In my previous post I wrote about my experience with writing a KDE code. One of the biggest challenges was to optimally select the points in space which are “relevant” to KDE given a random point. Of course one can select all points to the “best” estimate given the set of samples. However, this may be computationally expensive when the dimensionality of the problem is high and the number of samples are very large. In such situations on may need to choose the best points for KDE given a kernel. This can be achieved by choosing set of nearest neighbors for computing the KDE. Again I was exploring the github landscape for nearest neighbor algorithms.

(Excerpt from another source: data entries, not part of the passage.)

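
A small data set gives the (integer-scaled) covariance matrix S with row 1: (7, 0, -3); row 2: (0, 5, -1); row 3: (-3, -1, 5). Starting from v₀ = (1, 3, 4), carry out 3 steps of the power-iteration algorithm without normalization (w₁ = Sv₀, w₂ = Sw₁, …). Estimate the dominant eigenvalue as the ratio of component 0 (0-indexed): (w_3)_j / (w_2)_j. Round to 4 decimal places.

9.8831

w1 = Sv₀ = (7·1 + 0·3 + (-3)·4; 0·1 + 5·3 + (-1)·4; (-3)·1 + (-1)·3 + 5·4) = (-5, 11, 14)
w2 = Sw1 = (7·(-5) + 0·11 + (-3)·14; 0·(-5) + 5·11 + (-1)·14; (-3)·(-5) + (-1)·11 + 5·14) = (-77, 41, 74)
w3 = Sw2 = (-761, 131, 560)
Ratio at component: -761 / -77 = 9.8831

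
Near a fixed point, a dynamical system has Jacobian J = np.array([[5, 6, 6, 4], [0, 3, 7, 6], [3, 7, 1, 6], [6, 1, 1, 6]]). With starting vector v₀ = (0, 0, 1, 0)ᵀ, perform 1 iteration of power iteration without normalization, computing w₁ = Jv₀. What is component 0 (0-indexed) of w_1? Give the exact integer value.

6

w1 = Jv₀ = (5·0 + 6·0 + 6·1 + 4·0; 0·0 + 3·0 + 7·1 + 6·0; 3·0 + 7·0 + 1·1 + 6·0; 6·0 + 1·0 + 1·1 + 6·0) = (6, 7, 1, 1)
The requested component of w1 is 6.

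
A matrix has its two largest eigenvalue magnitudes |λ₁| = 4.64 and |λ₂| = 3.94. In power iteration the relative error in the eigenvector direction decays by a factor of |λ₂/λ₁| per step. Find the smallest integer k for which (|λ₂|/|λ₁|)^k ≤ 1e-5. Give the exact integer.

|λ₂/λ₁| = 3.94/4.64 = 0.84914
Need k ≥ ln(1e-5) / ln(0.84914) = -11.5129 / -0.1635 ≈ 70.401
Smallest integer k satisfying the bound: 71

71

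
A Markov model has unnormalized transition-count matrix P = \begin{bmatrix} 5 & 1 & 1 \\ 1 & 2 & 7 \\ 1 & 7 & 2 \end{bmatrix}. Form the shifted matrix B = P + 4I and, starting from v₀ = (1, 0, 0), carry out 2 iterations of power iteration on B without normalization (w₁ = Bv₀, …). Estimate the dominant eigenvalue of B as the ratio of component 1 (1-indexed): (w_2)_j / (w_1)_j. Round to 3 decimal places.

B = P + 4I has rows (9, 1, 1); (1, 6, 7); (1, 7, 6)
w1 = Bv₀ = (9, 1, 1)
w2 = Bw1 = (83, 22, 22)
Ratio: 83/9 = 9.222

9.222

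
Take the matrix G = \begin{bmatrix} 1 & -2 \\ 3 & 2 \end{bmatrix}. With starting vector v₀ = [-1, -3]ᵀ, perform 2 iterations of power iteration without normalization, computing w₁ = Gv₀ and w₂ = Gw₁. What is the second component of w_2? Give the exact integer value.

w1 = Gv₀ = (5, -9)
w2 = Gw1 = (23, -3)
The requested component of w2 is -3.

-3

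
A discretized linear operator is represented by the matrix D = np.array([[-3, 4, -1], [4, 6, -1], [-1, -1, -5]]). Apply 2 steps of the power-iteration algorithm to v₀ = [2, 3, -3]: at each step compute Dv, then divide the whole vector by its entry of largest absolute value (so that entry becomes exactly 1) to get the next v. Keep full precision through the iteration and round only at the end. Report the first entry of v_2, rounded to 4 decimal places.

Dv0 = (9.00000, 29.00000, 10.00000); divide by 29.00000 → v1 = (0.31034, 1.00000, 0.34483)
Dv1 = (2.72414, 6.89655, -3.03448); divide by 6.89655 → v2 = (0.39500, 1.00000, -0.44000)
Requested entry of v2: 79/200 = 0.3950

0.3950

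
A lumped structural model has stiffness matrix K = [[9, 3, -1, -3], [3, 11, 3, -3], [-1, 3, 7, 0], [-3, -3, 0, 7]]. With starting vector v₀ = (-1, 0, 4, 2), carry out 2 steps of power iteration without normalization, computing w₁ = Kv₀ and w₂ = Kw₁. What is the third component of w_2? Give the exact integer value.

231

w1 = Kv₀ = (9·(-1) + 3·0 + (-1)·4 + (-3)·2; 3·(-1) + 11·0 + 3·4 + (-3)·2; (-1)·(-1) + 3·0 + 7·4 + 0·2; (-3)·(-1) + (-3)·0 + 0·4 + 7·2) = (-19, 3, 29, 17)
w2 = Kw1 = (9·(-19) + 3·3 + (-1)·29 + (-3)·17; 3·(-19) + 11·3 + 3·29 + (-3)·17; (-1)·(-19) + 3·3 + 7·29 + 0·17; (-3)·(-19) + (-3)·3 + 0·29 + 7·17) = (-242, 12, 231, 167)
The requested component of w2 is 231.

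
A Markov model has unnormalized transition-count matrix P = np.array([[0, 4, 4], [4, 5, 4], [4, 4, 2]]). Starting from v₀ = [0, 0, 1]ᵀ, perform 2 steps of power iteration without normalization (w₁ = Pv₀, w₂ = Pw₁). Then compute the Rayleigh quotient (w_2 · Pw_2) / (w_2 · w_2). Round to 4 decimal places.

w1 = Pv₀ = (0·0 + 4·0 + 4·1; 4·0 + 5·0 + 4·1; 4·0 + 4·0 + 2·1) = (4, 4, 2)
w2 = Pw1 = (0·4 + 4·4 + 4·2; 4·4 + 5·4 + 4·2; 4·4 + 4·4 + 2·2) = (24, 44, 36)
Pw2 = (320, 460, 344)
w2·Pw2 = 24·320 + 44·460 + 36·344 = 40304; w2·w2 = 24·24 + 44·44 + 36·36 = 3808
λ ≈ 40304/3808 = 10.5840

λ ≈ 10.5840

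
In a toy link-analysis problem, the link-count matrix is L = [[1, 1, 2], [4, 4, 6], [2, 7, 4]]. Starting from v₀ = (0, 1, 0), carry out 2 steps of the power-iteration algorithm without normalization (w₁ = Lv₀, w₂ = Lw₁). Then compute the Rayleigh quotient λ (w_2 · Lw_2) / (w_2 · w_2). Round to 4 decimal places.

w1 = Lv₀ = (1·0 + 1·1 + 2·0; 4·0 + 4·1 + 6·0; 2·0 + 7·1 + 4·0) = (1, 4, 7)
w2 = Lw1 = (1·1 + 1·4 + 2·7; 4·1 + 4·4 + 6·7; 2·1 + 7·4 + 4·7) = (19, 62, 58)
Lw2 = (197, 672, 704)
w2·Lw2 = 19·197 + 62·672 + 58·704 = 86239; w2·w2 = 19·19 + 62·62 + 58·58 = 7569
λ ≈ 86239/7569 = 11.3937

11.3937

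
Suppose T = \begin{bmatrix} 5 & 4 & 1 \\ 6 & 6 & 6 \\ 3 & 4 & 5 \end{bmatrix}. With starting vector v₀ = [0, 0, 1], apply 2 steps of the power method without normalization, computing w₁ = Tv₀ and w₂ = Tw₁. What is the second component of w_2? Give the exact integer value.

72

w1 = Tv₀ = (5·0 + 4·0 + 1·1; 6·0 + 6·0 + 6·1; 3·0 + 4·0 + 5·1) = (1, 6, 5)
w2 = Tw1 = (5·1 + 4·6 + 1·5; 6·1 + 6·6 + 6·5; 3·1 + 4·6 + 5·5) = (34, 72, 52)
The requested component of w2 is 72.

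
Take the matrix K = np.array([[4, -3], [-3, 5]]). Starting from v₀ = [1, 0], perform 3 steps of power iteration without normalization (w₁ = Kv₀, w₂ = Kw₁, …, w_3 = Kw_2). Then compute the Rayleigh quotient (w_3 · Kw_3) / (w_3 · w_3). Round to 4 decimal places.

7.5409

w1 = Kv₀ = (4·1 + (-3)·0; (-3)·1 + 5·0) = (4, -3)
w2 = Kw1 = (4·4 + (-3)·(-3); (-3)·4 + 5·(-3)) = (25, -27)
w3 = Kw2 = (181, -210)
Kw3 = (1354, -1593)
w3·Kw3 = 181·1354 + (-210)·(-1593) = 579604; w3·w3 = 181·181 + (-210)·(-210) = 76861
λ ≈ 579604/76861 = 7.5409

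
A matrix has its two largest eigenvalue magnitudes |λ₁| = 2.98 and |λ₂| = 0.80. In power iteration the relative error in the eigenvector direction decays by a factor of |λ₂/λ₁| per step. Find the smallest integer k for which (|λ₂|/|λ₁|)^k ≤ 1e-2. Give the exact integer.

4

|λ₂/λ₁| = 0.80/2.98 = 0.26846
Need k ≥ ln(1e-2) / ln(0.26846) = -4.6052 / -1.3151 ≈ 3.502
Smallest integer k satisfying the bound: 4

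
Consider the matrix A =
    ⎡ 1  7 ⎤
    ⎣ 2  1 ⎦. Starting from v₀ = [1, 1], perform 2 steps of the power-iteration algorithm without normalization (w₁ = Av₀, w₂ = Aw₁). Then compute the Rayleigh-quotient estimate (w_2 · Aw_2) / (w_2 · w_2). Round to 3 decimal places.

5.126

w1 = Av₀ = (8, 3)
w2 = Aw1 = (29, 19)
Aw2 = (162, 77)
w2·Aw2 = 29·162 + 19·77 = 6161; w2·w2 = 29·29 + 19·19 = 1202
λ ≈ 6161/1202 = 5.126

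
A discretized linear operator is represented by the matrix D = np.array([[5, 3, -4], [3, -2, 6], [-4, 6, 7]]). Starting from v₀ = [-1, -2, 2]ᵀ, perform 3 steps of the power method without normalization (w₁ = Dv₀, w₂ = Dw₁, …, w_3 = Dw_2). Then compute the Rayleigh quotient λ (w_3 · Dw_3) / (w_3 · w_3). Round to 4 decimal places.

9.3156

w1 = Dv₀ = (-19, 13, 6)
w2 = Dw1 = (-80, -47, 196)
w3 = Dw2 = (-1325, 1030, 1410)
Dw3 = (-9175, 2425, 21350)
w3·Dw3 = (-1325)·(-9175) + 1030·2425 + 1410·21350 = 44758125; w3·w3 = (-1325)·(-1325) + 1030·1030 + 1410·1410 = 4804625
λ ≈ 44758125/4804625 = 9.3156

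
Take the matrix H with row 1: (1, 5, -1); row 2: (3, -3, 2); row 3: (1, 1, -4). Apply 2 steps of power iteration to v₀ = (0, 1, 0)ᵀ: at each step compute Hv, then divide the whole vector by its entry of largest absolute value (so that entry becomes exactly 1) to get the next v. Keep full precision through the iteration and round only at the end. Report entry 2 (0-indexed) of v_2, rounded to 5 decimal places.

-0.07692

Hv0 = (5.000000, -3.000000, 1.000000); divide by 5.000000 → v1 = (1.000000, -0.600000, 0.200000)
Hv1 = (-2.200000, 5.200000, -0.400000); divide by 5.200000 → v2 = (-0.423077, 1.000000, -0.076923)
Requested entry of v2: -2/26 = -0.07692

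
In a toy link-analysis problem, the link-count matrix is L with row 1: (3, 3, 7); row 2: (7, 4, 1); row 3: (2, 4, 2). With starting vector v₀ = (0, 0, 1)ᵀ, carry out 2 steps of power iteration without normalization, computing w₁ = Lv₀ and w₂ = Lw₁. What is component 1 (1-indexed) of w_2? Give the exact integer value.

38

w1 = Lv₀ = (7, 1, 2)
w2 = Lw1 = (38, 55, 22)
The requested component of w2 is 38.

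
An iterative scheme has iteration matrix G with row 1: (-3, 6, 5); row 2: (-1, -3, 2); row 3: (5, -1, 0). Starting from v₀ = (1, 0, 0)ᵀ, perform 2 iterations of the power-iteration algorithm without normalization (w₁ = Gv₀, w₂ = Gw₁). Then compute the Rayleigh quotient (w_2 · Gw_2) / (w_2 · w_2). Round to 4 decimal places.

w1 = Gv₀ = (-3, -1, 5)
w2 = Gw1 = (28, 16, -14)
Gw2 = (-58, -104, 124)
w2·Gw2 = 28·(-58) + 16·(-104) + (-14)·124 = -5024; w2·w2 = 28·28 + 16·16 + (-14)·(-14) = 1236
λ ≈ -5024/1236 = -4.0647

λ ≈ -4.0647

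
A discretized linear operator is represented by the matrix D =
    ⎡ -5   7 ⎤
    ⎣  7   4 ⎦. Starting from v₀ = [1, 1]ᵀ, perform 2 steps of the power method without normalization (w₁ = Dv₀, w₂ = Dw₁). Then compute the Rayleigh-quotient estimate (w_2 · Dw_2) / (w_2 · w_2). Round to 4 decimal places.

w1 = Dv₀ = ((-5)·1 + 7·1; 7·1 + 4·1) = (2, 11)
w2 = Dw1 = ((-5)·2 + 7·11; 7·2 + 4·11) = (67, 58)
Dw2 = (71, 701)
w2·Dw2 = 67·71 + 58·701 = 45415; w2·w2 = 67·67 + 58·58 = 7853
λ ≈ 45415/7853 = 5.7831

5.7831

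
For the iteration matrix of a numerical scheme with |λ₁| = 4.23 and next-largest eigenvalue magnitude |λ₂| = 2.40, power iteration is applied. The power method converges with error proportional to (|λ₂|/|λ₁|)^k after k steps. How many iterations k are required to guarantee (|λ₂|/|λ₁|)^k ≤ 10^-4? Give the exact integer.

17

|λ₂/λ₁| = 2.40/4.23 = 0.56738
Need k ≥ ln(10^-4) / ln(0.56738) = -9.2103 / -0.5667 ≈ 16.252
Smallest integer k satisfying the bound: 17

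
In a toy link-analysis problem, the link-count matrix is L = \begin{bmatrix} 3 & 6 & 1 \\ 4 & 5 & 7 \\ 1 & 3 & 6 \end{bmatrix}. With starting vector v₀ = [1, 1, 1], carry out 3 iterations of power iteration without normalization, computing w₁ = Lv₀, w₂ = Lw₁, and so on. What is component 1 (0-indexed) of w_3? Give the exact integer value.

2320

w1 = Lv₀ = (10, 16, 10)
w2 = Lw1 = (136, 190, 118)
w3 = Lw2 = (1666, 2320, 1414)
The requested component of w3 is 2320.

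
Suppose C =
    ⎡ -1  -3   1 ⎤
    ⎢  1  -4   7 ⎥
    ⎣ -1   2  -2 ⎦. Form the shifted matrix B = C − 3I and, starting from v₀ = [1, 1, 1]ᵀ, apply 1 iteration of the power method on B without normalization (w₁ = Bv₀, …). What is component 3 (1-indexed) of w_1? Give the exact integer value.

B = C − 3I has rows (-4, -3, 1); (1, -7, 7); (-1, 2, -5)
w1 = Bv₀ = ((-4)·1 + (-3)·1 + 1·1; 1·1 + (-7)·1 + 7·1; (-1)·1 + 2·1 + (-5)·1) = (-6, 1, -4)
Requested component of w1: -4

-4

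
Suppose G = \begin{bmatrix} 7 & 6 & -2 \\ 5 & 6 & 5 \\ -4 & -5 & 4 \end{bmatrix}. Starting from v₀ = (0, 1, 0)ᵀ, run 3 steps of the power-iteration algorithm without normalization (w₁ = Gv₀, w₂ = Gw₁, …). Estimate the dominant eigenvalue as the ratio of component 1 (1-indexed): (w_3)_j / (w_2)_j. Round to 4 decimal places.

11.4773

w1 = Gv₀ = (7·0 + 6·1 + (-2)·0; 5·0 + 6·1 + 5·0; (-4)·0 + (-5)·1 + 4·0) = (6, 6, -5)
w2 = Gw1 = (7·6 + 6·6 + (-2)·(-5); 5·6 + 6·6 + 5·(-5); (-4)·6 + (-5)·6 + 4·(-5)) = (88, 41, -74)
w3 = Gw2 = (1010, 316, -853)
Ratio at component: 1010 / 88 = 11.4773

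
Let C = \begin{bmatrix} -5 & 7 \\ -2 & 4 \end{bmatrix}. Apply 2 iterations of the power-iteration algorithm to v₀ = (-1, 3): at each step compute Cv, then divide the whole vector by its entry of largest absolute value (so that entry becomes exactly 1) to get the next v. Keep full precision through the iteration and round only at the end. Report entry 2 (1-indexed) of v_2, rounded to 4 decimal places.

-0.1250

Cv0 = (26.00000, 14.00000); divide by 26.00000 → v1 = (1.00000, 0.53846)
Cv1 = (-1.23077, 0.15385); divide by -1.23077 → v2 = (1.00000, -0.12500)
Requested entry of v2: 4/-32 = -0.1250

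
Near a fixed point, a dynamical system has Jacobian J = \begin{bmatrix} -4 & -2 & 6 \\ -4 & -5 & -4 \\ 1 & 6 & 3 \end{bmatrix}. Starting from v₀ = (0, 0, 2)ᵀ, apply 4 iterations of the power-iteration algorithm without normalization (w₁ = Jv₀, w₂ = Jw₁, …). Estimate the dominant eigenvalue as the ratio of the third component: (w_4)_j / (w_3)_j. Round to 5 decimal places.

-2.10744

w1 = Jv₀ = ((-4)·0 + (-2)·0 + 6·2; (-4)·0 + (-5)·0 + (-4)·2; 1·0 + 6·0 + 3·2) = (12, -8, 6)
w2 = Jw1 = ((-4)·12 + (-2)·(-8) + 6·6; (-4)·12 + (-5)·(-8) + (-4)·6; 1·12 + 6·(-8) + 3·6) = (4, -32, -18)
w3 = Jw2 = (-60, 216, -242)
w4 = Jw3 = (-1644, 128, 510)
Ratio at component: 510 / -242 = -2.10744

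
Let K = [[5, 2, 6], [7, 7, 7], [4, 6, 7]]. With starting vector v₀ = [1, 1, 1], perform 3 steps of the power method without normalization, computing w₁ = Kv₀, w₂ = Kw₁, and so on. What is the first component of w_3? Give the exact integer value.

3541

w1 = Kv₀ = (5·1 + 2·1 + 6·1; 7·1 + 7·1 + 7·1; 4·1 + 6·1 + 7·1) = (13, 21, 17)
w2 = Kw1 = (5·13 + 2·21 + 6·17; 7·13 + 7·21 + 7·17; 4·13 + 6·21 + 7·17) = (209, 357, 297)
w3 = Kw2 = (3541, 6041, 5057)
The requested component of w3 is 3541.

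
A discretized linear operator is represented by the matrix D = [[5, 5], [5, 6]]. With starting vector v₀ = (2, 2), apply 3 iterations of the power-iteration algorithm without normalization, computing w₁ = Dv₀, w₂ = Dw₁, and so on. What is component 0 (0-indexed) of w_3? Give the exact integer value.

w1 = Dv₀ = (5·2 + 5·2; 5·2 + 6·2) = (20, 22)
w2 = Dw1 = (5·20 + 5·22; 5·20 + 6·22) = (210, 232)
w3 = Dw2 = (2210, 2442)
The requested component of w3 is 2210.

2210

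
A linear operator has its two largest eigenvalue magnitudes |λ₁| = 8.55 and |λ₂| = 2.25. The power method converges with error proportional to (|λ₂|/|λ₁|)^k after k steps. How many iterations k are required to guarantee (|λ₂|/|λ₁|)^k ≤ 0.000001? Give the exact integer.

11

|λ₂/λ₁| = 2.25/8.55 = 0.26316
Need k ≥ ln(0.000001) / ln(0.26316) = -13.8155 / -1.3350 ≈ 10.349
Smallest integer k satisfying the bound: 11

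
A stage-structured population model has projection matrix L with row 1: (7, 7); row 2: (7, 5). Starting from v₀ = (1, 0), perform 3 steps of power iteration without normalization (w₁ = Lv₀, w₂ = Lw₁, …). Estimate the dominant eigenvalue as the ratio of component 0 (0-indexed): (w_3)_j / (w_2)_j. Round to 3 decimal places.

w1 = Lv₀ = (7·1 + 7·0; 7·1 + 5·0) = (7, 7)
w2 = Lw1 = (7·7 + 7·7; 7·7 + 5·7) = (98, 84)
w3 = Lw2 = (1274, 1106)
Ratio at component: 1274 / 98 = 13.000

λ ≈ 13.000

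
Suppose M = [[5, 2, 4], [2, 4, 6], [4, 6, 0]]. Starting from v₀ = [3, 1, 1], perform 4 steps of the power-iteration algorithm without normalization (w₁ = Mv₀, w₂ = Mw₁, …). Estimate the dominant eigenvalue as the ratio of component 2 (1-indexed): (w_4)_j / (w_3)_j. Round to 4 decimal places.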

Nearest Neighbors in github
There are plenty of codes in github that implements the nearest neighbors. Here is a small list
- https://github.com/mariusmuja/flann
- https://github.com/spotify/annoy
- https://github.com/aaalgo/kgraph
I found flann
extremely light and easy to use. The only dependency in Eigen. An example from flann
showing the API is here
#include <flann/flann.hpp>
#include <flann/io/hdf5.h>
#include <stdio.h>
using namespace flann;
int main(int argc, char** argv)
{
int nn = 3;
Matrix<float> dataset;
Matrix<float> query;
load_from_file(dataset, "dataset.hdf5","dataset");
load_from_file(query, "dataset.hdf5","query");
Matrix<int> indices(new int[query.rows*nn], query.rows, nn);
Matrix<float> dists(new float[query.rows*nn], query.rows, nn);
// construct an randomized kd-tree index using 4 kd-trees
Index<L2<float> > index(dataset, flann::KDTreeIndexParams(4));
index.buildIndex();
// do a knn search, using 128 checks
index.knnSearch(query, indices, dists, nn, flann::SearchParams(128));
flann::save_to_file(indices,"result.hdf5","result");
delete[] dataset.ptr();
delete[] query.ptr();
delete[] indices.ptr();
delete[] dists.ptr();
return 0;
}